Nella stessa categoria rientrano attacchi con mazze, asce e seghe, e in alcune situazioni i criminali hanno utilizzato armi da fuoco o hanno aggredito il personale dei musei. L'esplosione di Assen rappresenta una delle forme più evidenti di questo cambiamento.
Il rapporto offre anche un aggiornamento importante sugli oggetti romeni. Il Casco di Coșofenești e due dei tre bracciali rubati sono stati recuperati e restituiti alla Romania. Uno dei tre bracciali rimane quindi al di fuori del gruppo di oggetti che Europol descrive come recuperati.

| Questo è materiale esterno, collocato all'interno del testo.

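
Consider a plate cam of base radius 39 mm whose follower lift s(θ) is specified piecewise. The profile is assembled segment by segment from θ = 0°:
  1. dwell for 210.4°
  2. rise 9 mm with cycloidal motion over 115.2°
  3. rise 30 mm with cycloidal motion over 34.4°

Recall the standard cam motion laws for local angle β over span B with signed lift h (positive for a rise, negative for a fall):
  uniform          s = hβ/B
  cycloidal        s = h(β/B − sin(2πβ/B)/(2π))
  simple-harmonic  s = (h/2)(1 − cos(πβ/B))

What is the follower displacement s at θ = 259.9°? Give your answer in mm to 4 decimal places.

seg 1 [0°–210.4°] dwell: s stays 0.0000
seg 2 [210.4°–325.6°] cycloidal, h=9: θ=259.9° here. β=49.5, B=115.2. 9·(0.4297 − sin(2π·0.4297)/(2π)) = 3.2548 → s = 3.2548

3.2548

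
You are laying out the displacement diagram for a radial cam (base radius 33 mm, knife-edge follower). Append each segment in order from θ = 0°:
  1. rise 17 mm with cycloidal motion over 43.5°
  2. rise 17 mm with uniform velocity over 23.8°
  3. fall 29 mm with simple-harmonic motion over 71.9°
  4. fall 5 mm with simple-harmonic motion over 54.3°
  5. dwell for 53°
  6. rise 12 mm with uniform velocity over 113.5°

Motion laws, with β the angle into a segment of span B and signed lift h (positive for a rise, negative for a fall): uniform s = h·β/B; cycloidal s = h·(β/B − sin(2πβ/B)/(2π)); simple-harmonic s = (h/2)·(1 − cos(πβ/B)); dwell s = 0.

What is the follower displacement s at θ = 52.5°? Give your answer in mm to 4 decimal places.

seg 1 [0°–43.5°] cycloidal, h=17: full span → s += 17 → s = 17.0000
seg 2 [43.5°–67.3°] uniform, h=17: θ=52.5° here. β=9, B=23.8. 17·9/23.8 = 6.4286 → s = 23.4286

23.4286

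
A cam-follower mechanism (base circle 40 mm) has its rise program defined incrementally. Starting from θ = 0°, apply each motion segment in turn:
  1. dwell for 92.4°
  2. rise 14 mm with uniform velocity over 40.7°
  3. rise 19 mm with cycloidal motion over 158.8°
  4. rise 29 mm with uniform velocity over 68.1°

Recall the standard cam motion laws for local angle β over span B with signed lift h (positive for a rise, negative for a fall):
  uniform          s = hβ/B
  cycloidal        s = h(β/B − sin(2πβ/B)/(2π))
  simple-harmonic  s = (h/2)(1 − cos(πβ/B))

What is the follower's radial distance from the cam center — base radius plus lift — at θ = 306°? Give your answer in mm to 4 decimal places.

seg 1 [0°–92.4°] dwell: s stays 0.0000
seg 2 [92.4°–133.1°] uniform, h=14: full span → s += 14 → s = 14.0000
seg 3 [133.1°–291.9°] cycloidal, h=19: full span → s += 19 → s = 33.0000
seg 4 [291.9°–360°] uniform, h=29: θ=306° here. β=14.1, B=68.1. 29·14.1/68.1 = 6.0044 → s = 39.0044
radial distance = base radius + s = 40 + 39.0044 = 79.0044

79.0044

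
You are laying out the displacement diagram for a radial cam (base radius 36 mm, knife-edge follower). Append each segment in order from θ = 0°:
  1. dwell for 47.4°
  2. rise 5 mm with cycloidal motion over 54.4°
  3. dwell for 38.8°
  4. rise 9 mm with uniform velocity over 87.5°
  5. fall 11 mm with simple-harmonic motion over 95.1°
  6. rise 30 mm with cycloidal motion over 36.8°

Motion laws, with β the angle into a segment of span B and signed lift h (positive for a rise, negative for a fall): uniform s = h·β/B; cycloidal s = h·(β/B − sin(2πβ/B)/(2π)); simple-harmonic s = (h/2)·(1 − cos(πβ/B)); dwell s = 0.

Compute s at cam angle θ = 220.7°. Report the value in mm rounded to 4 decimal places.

seg 1 [0°–47.4°] dwell: s stays 0.0000
seg 2 [47.4°–101.8°] cycloidal, h=5: full span → s += 5 → s = 5.0000
seg 3 [101.8°–140.6°] dwell: s stays 5.0000
seg 4 [140.6°–228.1°] uniform, h=9: θ=220.7° here. β=80.1, B=87.5. 9·80.1/87.5 = 8.2389 → s = 13.2389

13.2389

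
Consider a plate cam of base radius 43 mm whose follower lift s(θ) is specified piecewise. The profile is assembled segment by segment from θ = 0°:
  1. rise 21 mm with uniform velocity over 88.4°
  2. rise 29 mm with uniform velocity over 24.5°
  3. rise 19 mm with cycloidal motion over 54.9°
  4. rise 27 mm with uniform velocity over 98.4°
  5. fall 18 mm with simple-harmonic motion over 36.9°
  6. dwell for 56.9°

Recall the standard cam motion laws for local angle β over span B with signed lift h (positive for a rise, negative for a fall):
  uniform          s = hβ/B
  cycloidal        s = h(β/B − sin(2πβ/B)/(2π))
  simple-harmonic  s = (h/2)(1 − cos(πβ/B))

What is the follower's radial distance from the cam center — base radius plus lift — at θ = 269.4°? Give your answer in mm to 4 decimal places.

seg 1 [0°–88.4°] uniform, h=21: full span → s += 21 → s = 21.0000
seg 2 [88.4°–112.9°] uniform, h=29: full span → s += 29 → s = 50.0000
seg 3 [112.9°–167.8°] cycloidal, h=19: full span → s += 19 → s = 69.0000
seg 4 [167.8°–266.2°] uniform, h=27: full span → s += 27 → s = 96.0000
seg 5 [266.2°–303.1°] simple-harmonic, h=-18: θ=269.4° here. β=3.2, B=36.9. -18/2·(1 − cos(π·0.0867)) = -0.3319 → s = 95.6681
radial distance = base radius + s = 43 + 95.6681 = 138.6681

138.6681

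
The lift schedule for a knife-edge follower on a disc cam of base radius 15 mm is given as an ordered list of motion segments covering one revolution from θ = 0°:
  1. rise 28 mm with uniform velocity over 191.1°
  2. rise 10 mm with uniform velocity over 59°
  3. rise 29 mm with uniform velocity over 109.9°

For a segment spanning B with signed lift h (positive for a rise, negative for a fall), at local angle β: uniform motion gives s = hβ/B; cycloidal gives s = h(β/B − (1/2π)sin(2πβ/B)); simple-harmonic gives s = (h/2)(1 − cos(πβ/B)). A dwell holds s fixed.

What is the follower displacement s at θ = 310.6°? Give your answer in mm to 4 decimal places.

seg 1 [0°–191.1°] uniform, h=28: full span → s += 28 → s = 28.0000
seg 2 [191.1°–250.1°] uniform, h=10: full span → s += 10 → s = 38.0000
seg 3 [250.1°–360°] uniform, h=29: θ=310.6° here. β=60.5, B=109.9. 29·60.5/109.9 = 15.9645 → s = 53.9645

53.9645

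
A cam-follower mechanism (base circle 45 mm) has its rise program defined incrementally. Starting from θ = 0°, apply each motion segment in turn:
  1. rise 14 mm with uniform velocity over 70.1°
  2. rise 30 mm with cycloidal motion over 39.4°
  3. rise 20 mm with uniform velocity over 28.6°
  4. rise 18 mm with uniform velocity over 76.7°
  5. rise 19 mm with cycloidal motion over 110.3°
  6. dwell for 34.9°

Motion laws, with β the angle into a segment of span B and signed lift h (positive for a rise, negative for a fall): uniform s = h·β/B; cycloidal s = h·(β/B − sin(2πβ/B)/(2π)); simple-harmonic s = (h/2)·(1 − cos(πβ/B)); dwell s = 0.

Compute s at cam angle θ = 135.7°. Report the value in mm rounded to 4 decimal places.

seg 1 [0°–70.1°] uniform, h=14: full span → s += 14 → s = 14.0000
seg 2 [70.1°–109.5°] cycloidal, h=30: full span → s += 30 → s = 44.0000
seg 3 [109.5°–138.1°] uniform, h=20: θ=135.7° here. β=26.2, B=28.6. 20·26.2/28.6 = 18.3217 → s = 62.3217

62.3217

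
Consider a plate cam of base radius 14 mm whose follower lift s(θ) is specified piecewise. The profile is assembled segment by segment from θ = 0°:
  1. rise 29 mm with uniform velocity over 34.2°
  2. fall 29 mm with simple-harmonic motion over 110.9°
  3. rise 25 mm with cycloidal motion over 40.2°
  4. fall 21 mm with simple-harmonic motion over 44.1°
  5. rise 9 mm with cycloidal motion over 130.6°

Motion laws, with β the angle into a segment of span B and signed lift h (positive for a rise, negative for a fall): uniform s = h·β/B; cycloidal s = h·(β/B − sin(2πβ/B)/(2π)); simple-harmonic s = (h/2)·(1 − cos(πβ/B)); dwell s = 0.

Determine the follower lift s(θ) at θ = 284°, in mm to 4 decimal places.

seg 1 [0°–34.2°] uniform, h=29: full span → s += 29 → s = 29.0000
seg 2 [34.2°–145.1°] simple-harmonic, h=-29: full span → s += -29 → s = 0.0000
seg 3 [145.1°–185.3°] cycloidal, h=25: full span → s += 25 → s = 25.0000
seg 4 [185.3°–229.4°] simple-harmonic, h=-21: full span → s += -21 → s = 4.0000
seg 5 [229.4°–360°] cycloidal, h=9: θ=284° here. β=54.6, B=130.6. 9·(0.4181 − sin(2π·0.4181)/(2π)) = 3.0574 → s = 7.0574

7.0574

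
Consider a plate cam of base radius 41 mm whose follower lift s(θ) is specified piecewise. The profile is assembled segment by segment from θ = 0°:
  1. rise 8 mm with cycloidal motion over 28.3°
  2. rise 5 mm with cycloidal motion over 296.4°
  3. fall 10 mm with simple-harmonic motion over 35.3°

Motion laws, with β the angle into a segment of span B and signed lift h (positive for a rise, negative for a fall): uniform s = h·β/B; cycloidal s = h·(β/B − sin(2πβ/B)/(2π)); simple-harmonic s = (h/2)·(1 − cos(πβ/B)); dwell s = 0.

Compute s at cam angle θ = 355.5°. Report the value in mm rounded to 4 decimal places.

seg 1 [0°–28.3°] cycloidal, h=8: full span → s += 8 → s = 8.0000
seg 2 [28.3°–324.7°] cycloidal, h=5: full span → s += 5 → s = 13.0000
seg 3 [324.7°–360°] simple-harmonic, h=-10: θ=355.5° here. β=30.8, B=35.3. -10/2·(1 − cos(π·0.8725)) = -9.6044 → s = 3.3956

3.3956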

Il caso è rilevante per il rapporto anche per la natura degli oggetti mirati. Europol osserva che oro, argento e pietre preziose sono diventati sempre più frequenti negli ultimi due anni, e la maggior parte degli incidenti in questa categoria ha coinvolto un certo grado di violenza.
Il Casco e i bracciali appaiono proprio nella sezione del rapporto dedicata al cambiamento delle tendenze, insieme ad altri oggetti in oro e a reperti culturali molto ricercati. Per i criminali, tali beni possono combinare il loro valore culturale con il valore del materiale di cui sono realizzati.
Il rapporto avverte che i metalli preziosi possono essere fusi, il che può distruggere le caratteristiche che consentono l'identificazione dell'oggetto e può facilitare la rivendita illegale. Nel caso di un artefatto archeologico unico, ciò significa che il recupero rapido diventa essenziale per la conservazione del patrimonio, non solo per il recupero del valore finanziario.
Europol non afferma nel rapporto che gli autori del furto di Assen intendessero fondere gli artefatti romeni e non stabilisce il motivo finale per cui questi siano stati scelti. Il caso è utilizzato come esempio fattuale di un attacco violento e pianificato contro oggetti di grande valore in oro.
L'agenzia osserva, in generale, che i nuovi attacchi sono mirati. Gli autori effettuano riconoscimenti e pianificazioni prima del furto e mirano a oggetti specifici, invece di entrare in un museo per prendere indiscriminatamente i beni a portata di mano.
Europol collega questa evoluzione anche alla possibile comparsa di nuovi profili criminali. Alcune persone coinvolte in furti recenti provengono da altri ambiti della criminalità, e alcuni gruppi potrebbero essere costituiti ad hoc per operazioni individuali.
Il rapporto non attribuisce però questo modello in modo specifico agli autori dell'attacco al Museo Drents. La valutazione sul reclutamento ad hoc e sui nuovi profili riguarda la tendenza europea generale, non le conclusioni giudiziarie nel caso degli artefatti romeni.
Il caso di Coșofenești rimane quindi rilevante per due dei principali cambiamenti identificati da Europol: l'uso di metodi molto più aggressivi e l'orientamento verso oggetti di alto valore finanziario, inclusi beni culturali realizzati con metalli preziosi.
Il Casco di Coșofenești è datato intorno al 450 a.C., e i bracciali dacici inclusi nel rapporto sono associati al patrimonio archeologico romeno. Europol riproduce nel rapporto immagini del Casco e di un bracciale di Sarmizegetusa Regia per illustrare la categoria di oggetti in oro mirati nei furti recenti.
Il rapporto di Europol non è una nuova indagine sul furto del 2025 e non stabilisce responsabilità individuali in quel caso. Utilizza il caso nell'ambito di una valutazione europea più ampia sull'evoluzione della criminalità contro il patrimonio.
Per la Romania, la nuova informazione è l'inclusione del caso in una tendenza europea che Europol considera sufficientemente importante per una valutazione strategica: attacchi più violenti, obiettivi selezionati in anticipo e una crescente concentrazione su oro, gioielli e altri beni di alto valore.